Microsoft's underwater datacenter dreams sink

by on25 June 2024


Project Natick takes a dive

Software King of the World Microsoft has decided to pull the plug on its audacious Project Natick—a daring experiment that involved submerging a datacenter capsule a 120 miles off the rugged coast of Scotland.

Vole wanted to explore the wild and woolly world of underwater data centres.

Project Natick's saga began in the misty annals of 2013, when tech visionaries donned their metaphorical wetsuits and embarked on a three-month trial in the Pacific.

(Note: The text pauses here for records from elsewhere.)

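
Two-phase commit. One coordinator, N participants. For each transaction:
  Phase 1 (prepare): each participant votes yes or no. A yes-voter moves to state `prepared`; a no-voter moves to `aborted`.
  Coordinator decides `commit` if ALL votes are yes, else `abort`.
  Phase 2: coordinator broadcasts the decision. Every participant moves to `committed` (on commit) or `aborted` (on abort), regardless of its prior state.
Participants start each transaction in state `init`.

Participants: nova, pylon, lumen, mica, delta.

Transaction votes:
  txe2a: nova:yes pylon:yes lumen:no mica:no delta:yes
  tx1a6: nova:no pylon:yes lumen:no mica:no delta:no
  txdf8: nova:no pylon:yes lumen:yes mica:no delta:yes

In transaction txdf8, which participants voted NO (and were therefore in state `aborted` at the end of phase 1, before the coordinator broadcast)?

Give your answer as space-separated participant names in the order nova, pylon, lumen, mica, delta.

Answer: nova mica

Derivation:
Txn txdf8 phase 1: nova no -> aborted; pylon yes -> prepared; lumen yes -> prepared; mica no -> aborted; delta yes -> prepared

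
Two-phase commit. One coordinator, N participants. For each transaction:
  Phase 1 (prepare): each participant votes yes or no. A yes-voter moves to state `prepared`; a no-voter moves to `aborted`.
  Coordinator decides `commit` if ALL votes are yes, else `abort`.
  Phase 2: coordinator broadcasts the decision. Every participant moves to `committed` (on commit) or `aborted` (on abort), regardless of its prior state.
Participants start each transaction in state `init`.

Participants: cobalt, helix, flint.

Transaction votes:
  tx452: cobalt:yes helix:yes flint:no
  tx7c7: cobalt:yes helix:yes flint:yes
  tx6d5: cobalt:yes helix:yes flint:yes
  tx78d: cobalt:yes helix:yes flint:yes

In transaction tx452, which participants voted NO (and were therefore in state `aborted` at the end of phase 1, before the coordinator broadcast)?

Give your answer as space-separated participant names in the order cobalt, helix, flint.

Answer: flint

Derivation:
Txn tx452 phase 1: cobalt yes -> prepared; helix yes -> prepared; flint no -> aborted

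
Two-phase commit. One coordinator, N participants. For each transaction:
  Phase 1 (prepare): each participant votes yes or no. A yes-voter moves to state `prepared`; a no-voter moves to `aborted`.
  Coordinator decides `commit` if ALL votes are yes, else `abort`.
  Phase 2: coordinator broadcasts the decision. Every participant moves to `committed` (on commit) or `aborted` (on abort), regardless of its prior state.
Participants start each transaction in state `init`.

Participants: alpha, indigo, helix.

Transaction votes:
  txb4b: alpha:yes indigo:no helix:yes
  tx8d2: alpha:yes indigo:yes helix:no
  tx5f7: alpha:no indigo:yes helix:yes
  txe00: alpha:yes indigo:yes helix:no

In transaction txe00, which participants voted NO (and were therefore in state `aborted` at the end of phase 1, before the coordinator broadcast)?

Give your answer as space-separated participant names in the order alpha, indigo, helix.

Answer: helix

Derivation:
Txn txe00 phase 1: alpha yes -> prepared; indigo yes -> prepared; helix no -> aborted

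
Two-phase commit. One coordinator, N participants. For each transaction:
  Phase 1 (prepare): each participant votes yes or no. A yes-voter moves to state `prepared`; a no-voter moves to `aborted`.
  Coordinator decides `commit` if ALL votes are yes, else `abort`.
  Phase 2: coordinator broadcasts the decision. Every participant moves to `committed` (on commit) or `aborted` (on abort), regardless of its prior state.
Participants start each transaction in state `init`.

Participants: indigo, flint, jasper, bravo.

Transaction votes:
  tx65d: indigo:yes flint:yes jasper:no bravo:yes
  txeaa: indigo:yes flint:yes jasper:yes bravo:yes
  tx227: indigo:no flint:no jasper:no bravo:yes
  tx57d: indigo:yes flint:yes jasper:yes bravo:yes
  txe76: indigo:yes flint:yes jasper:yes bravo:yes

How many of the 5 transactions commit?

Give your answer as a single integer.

Answer: 3

Derivation:
tx65d: no from jasper -> abort (commits=0)
txeaa: all yes -> commit (commits=1)
tx227: no from indigo, flint, jasper -> abort (commits=1)
tx57d: all yes -> commit (commits=2)
txe76: all yes -> commit (commits=3)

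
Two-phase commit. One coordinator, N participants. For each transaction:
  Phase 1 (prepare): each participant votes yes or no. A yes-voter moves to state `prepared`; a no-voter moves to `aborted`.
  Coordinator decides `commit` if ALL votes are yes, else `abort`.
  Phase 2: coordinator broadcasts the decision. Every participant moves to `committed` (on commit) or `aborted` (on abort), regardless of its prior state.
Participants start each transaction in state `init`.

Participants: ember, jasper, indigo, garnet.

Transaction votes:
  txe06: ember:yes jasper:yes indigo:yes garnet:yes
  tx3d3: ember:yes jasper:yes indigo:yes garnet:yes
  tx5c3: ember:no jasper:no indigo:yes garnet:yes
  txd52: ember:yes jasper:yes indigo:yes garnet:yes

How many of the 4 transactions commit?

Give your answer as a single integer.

Answer: 3

Derivation:
txe06: all yes -> commit (commits=1)
tx3d3: all yes -> commit (commits=2)
tx5c3: no from ember, jasper -> abort (commits=2)
txd52: all yes -> commit (commits=3)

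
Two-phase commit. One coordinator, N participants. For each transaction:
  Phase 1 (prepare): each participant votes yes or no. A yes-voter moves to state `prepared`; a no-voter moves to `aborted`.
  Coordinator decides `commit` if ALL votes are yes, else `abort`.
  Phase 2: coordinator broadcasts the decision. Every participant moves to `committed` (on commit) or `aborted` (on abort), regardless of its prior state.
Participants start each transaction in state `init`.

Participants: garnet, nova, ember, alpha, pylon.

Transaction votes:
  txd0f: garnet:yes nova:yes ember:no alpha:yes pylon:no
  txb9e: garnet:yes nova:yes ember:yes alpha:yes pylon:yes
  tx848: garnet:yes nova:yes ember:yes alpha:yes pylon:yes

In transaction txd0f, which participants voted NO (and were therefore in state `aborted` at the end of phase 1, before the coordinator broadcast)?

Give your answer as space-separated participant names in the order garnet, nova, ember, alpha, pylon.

Txn txd0f phase 1: garnet yes -> prepared; nova yes -> prepared; ember no -> aborted; alpha yes -> prepared; pylon no -> aborted

Answer: ember pylon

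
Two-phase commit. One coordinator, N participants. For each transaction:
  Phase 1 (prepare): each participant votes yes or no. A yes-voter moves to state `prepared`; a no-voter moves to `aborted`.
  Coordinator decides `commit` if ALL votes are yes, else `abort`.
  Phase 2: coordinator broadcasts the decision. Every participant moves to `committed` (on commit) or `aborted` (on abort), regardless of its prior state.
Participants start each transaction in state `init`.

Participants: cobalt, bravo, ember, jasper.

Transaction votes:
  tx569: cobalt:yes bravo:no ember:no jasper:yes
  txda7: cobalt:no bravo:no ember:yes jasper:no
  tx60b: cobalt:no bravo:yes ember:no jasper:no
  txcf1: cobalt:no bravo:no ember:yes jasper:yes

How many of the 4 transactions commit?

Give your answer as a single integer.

Answer: 0

Derivation:
tx569: no from bravo, ember -> abort (commits=0)
txda7: no from cobalt, bravo, jasper -> abort (commits=0)
tx60b: no from cobalt, ember, jasper -> abort (commits=0)
txcf1: no from cobalt, bravo -> abort (commits=0)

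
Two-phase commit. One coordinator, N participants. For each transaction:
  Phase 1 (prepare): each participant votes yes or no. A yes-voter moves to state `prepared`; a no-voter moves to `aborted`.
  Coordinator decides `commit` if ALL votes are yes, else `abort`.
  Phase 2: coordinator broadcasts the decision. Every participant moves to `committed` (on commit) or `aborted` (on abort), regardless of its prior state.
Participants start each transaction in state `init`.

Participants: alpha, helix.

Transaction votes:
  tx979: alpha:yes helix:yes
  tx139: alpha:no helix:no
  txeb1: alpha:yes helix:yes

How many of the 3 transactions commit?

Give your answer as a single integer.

tx979: all yes -> commit (commits=1)
tx139: no from alpha, helix -> abort (commits=1)
txeb1: all yes -> commit (commits=2)

Answer: 2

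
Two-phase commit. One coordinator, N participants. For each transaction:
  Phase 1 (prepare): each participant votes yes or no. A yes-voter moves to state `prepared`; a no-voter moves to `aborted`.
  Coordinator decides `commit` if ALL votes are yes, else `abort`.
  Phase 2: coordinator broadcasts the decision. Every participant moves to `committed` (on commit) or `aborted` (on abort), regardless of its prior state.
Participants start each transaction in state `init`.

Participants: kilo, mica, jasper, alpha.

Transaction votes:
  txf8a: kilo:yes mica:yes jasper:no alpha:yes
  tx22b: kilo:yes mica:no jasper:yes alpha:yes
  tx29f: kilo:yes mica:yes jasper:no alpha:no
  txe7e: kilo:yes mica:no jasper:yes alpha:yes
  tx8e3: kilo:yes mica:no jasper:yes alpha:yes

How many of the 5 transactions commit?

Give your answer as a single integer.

txf8a: no from jasper -> abort (commits=0)
tx22b: no from mica -> abort (commits=0)
tx29f: no from jasper, alpha -> abort (commits=0)
txe7e: no from mica -> abort (commits=0)
tx8e3: no from mica -> abort (commits=0)

Answer: 0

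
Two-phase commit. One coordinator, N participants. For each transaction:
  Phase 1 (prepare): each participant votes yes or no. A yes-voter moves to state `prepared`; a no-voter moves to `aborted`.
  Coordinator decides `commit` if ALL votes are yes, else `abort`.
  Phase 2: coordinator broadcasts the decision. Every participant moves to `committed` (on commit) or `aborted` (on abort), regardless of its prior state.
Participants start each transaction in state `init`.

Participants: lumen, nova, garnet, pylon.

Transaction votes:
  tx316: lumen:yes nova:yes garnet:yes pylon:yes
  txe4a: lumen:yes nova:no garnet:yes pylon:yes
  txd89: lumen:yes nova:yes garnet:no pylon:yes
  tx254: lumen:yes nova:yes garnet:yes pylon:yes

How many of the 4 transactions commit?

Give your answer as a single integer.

tx316: all yes -> commit (commits=1)
txe4a: no from nova -> abort (commits=1)
txd89: no from garnet -> abort (commits=1)
tx254: all yes -> commit (commits=2)

Answer: 2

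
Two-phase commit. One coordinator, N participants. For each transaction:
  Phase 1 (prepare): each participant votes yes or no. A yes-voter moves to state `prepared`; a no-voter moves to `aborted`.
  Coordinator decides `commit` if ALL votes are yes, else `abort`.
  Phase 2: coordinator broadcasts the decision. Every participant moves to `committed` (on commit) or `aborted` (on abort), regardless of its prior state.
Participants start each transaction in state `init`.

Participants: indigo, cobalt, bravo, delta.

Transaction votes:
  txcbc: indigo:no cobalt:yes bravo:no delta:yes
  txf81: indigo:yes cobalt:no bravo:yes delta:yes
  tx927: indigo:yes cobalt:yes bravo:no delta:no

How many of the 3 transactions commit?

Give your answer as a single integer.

Answer: 0

Derivation:
txcbc: no from indigo, bravo -> abort (commits=0)
txf81: no from cobalt -> abort (commits=0)
tx927: no from bravo, delta -> abort (commits=0)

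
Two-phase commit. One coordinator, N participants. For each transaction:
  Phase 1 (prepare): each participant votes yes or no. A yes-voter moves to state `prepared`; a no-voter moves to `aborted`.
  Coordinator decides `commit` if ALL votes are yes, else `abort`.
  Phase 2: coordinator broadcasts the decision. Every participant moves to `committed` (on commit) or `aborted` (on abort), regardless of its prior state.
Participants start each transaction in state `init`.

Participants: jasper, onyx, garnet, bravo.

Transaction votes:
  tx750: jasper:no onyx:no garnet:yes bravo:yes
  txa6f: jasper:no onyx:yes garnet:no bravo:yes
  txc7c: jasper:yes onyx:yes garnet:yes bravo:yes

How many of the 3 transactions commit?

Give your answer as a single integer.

Answer: 1

Derivation:
tx750: no from jasper, onyx -> abort (commits=0)
txa6f: no from jasper, garnet -> abort (commits=0)
txc7c: all yes -> commit (commits=1)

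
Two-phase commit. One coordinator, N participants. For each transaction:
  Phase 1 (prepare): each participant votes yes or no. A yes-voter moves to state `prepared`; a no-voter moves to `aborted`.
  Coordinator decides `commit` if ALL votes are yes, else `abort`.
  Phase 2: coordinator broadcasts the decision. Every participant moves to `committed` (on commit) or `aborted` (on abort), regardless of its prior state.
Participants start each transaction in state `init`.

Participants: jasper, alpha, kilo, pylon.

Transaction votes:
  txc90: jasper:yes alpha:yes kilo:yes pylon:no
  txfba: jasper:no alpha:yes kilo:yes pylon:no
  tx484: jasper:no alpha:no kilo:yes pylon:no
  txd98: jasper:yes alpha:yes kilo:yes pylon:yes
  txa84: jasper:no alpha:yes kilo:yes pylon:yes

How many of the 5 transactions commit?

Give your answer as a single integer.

txc90: no from pylon -> abort (commits=0)
txfba: no from jasper, pylon -> abort (commits=0)
tx484: no from jasper, alpha, pylon -> abort (commits=0)
txd98: all yes -> commit (commits=1)
txa84: no from jasper -> abort (commits=1)

Answer: 1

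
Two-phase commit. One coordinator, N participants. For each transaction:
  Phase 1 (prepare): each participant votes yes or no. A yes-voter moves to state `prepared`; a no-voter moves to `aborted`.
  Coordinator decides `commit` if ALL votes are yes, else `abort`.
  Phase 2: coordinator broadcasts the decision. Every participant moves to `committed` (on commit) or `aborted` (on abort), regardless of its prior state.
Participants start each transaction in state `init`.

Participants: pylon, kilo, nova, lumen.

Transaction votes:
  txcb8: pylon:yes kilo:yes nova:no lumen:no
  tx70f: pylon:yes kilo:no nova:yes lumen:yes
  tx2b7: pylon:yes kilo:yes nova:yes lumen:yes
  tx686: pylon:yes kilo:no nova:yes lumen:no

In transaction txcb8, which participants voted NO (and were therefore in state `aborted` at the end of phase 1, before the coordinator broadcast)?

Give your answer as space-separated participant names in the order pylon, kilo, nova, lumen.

Txn txcb8 phase 1: pylon yes -> prepared; kilo yes -> prepared; nova no -> aborted; lumen no -> aborted

Answer: nova lumen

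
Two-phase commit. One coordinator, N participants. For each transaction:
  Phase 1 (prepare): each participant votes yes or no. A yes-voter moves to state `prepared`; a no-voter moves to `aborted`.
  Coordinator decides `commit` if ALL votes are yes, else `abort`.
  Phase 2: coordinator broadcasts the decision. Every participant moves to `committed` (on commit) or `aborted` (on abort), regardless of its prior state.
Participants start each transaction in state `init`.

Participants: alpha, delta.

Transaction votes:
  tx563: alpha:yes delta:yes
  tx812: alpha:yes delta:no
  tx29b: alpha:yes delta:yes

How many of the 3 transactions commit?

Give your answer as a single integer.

Answer: 2

Derivation:
tx563: all yes -> commit (commits=1)
tx812: no from delta -> abort (commits=1)
tx29b: all yes -> commit (commits=2)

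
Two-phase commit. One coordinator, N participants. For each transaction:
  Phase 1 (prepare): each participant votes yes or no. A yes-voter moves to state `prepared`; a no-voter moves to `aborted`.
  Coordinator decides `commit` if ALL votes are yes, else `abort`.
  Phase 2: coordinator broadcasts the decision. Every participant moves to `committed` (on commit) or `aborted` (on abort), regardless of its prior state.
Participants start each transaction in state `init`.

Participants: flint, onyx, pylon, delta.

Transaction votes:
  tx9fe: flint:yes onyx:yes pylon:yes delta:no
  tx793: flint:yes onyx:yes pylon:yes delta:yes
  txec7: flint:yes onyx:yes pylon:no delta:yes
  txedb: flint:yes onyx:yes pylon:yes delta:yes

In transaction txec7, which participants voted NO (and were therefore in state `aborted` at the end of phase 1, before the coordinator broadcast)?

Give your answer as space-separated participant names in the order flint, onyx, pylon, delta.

Txn txec7 phase 1: flint yes -> prepared; onyx yes -> prepared; pylon no -> aborted; delta yes -> prepared

Answer: pylon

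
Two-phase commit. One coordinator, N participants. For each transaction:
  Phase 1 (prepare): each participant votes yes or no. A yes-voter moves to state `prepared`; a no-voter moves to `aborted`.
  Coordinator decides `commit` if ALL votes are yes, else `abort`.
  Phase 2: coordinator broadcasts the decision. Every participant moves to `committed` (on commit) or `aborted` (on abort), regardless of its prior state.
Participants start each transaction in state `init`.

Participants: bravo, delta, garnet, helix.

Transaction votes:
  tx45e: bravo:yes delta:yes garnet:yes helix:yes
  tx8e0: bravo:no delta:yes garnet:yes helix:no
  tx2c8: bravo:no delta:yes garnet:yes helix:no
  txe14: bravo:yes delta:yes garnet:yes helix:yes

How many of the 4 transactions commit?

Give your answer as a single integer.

Answer: 2

Derivation:
tx45e: all yes -> commit (commits=1)
tx8e0: no from bravo, helix -> abort (commits=1)
tx2c8: no from bravo, helix -> abort (commits=1)
txe14: all yes -> commit (commits=2)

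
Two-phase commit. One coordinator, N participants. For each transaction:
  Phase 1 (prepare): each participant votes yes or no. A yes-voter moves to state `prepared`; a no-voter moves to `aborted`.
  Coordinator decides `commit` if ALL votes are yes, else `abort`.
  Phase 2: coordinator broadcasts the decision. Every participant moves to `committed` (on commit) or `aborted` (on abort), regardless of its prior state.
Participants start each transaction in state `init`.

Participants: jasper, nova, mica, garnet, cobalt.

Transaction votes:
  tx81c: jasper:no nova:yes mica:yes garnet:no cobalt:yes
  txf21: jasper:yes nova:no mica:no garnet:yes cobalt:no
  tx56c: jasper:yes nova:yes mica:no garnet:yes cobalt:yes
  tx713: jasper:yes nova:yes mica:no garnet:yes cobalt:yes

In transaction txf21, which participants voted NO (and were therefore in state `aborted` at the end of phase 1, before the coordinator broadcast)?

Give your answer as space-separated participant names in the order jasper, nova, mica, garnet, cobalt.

Answer: nova mica cobalt

Derivation:
Txn txf21 phase 1: jasper yes -> prepared; nova no -> aborted; mica no -> aborted; garnet yes -> prepared; cobalt no -> aborted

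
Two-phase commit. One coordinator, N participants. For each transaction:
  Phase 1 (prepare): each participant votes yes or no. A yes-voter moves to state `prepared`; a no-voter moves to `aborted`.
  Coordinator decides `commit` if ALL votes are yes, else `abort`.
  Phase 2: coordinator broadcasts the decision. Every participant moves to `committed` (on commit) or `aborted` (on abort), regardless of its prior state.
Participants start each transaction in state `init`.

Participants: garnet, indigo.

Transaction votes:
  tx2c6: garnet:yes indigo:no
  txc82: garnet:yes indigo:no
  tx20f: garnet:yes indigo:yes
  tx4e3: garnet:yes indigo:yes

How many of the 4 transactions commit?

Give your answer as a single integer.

tx2c6: no from indigo -> abort (commits=0)
txc82: no from indigo -> abort (commits=0)
tx20f: all yes -> commit (commits=1)
tx4e3: all yes -> commit (commits=2)

Answer: 2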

Buoyed by its initial success, they unleashed a submersible data centre capsule into the chilly embrace of the Scottish abyss in 2018. The capsule harboured 855 servers.

When the capsule resurfaced in 2020, dripping with secrets and seaweed, only six servers had died during its watery sojourn. Meanwhile, a parallel experiment on Terra firma saw eight servers bite the dust out of a total of 135.

Vole said that seawater stability and a dash of inert nitrogen gas—the data center's VIP bodyguards—kept the servers shipshape.

However, the captain of the Cloud Operations + Innovation Noelle Walsh (CO+I) division said that he was “not building subsea data centres anywhere in the world."

He said that the lessons from this aquatic escapade would not be flushed away. They would be repurposed for other cases, like deciphering the mysteries of server vibrations and deep-sea server etiquette.